Eine deutliche gerichtliche Klatsche für die Stadt Dortmund hat heute (25. Januar 2022) im Sozialausschuss ein politisches Nachspiel. Die Vertreter:innen mehrerer Parteien wollen wissen, wieso die Stadt Erzwingungshaft zur Durchsetzung von Geldstrafen gegen einen Obdachlosen verhängen lassen wollte, die dieser u.a. wegen Bettelns bekommen hatte – und nicht bezahlen konnte. Die Reaktionen aus der Zivilgesellschaft waren und sind heftig – und die Politik will, dass sich die Stadtverwaltung nun erklärt.

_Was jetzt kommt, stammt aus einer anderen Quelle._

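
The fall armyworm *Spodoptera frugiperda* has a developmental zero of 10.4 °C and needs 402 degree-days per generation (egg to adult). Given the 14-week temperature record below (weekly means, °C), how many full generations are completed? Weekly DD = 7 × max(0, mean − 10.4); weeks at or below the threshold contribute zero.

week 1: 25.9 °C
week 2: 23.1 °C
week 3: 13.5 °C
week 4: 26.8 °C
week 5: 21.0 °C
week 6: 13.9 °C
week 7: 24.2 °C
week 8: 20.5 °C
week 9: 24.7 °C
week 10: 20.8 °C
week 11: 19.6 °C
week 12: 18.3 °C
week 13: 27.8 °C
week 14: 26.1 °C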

Erzwingungshaft bezieht sich auf Zahlungsunwillige, nicht Zahlungsunfähige
Der Beschluss des Amtsgerichts Dortmund im Dezember 2021 war eine schallende Ohrfeige für die Stadt: Denn Sinn und Zweck der Erzwingungshaft sei es, einen Zahlungsunwilligen – nicht Zahlungsunfähigen! – zur Zahlung einer Geldbuße zu zwingen, heißt es im schriftlichen Beschluss des Amtsgerichts Dortmund.
Die Stadt wollte eine Erzwingungshaft gegen einen Obdachlosen durchsetzen, der u.a. mehrfach gegen die Corona-Schutzverordnung verstoßen hatte. Insgesamt siebzehn Mal wurden Bußgelder gegen den Betroffenen verhängt, die von 25 Euro bis zu enormen 2.200 Euro reichten. Insgesamt kam so im Laufe eines Jahres eine Summe von 7.325 Euro ausstehender Bußgelder zusammen.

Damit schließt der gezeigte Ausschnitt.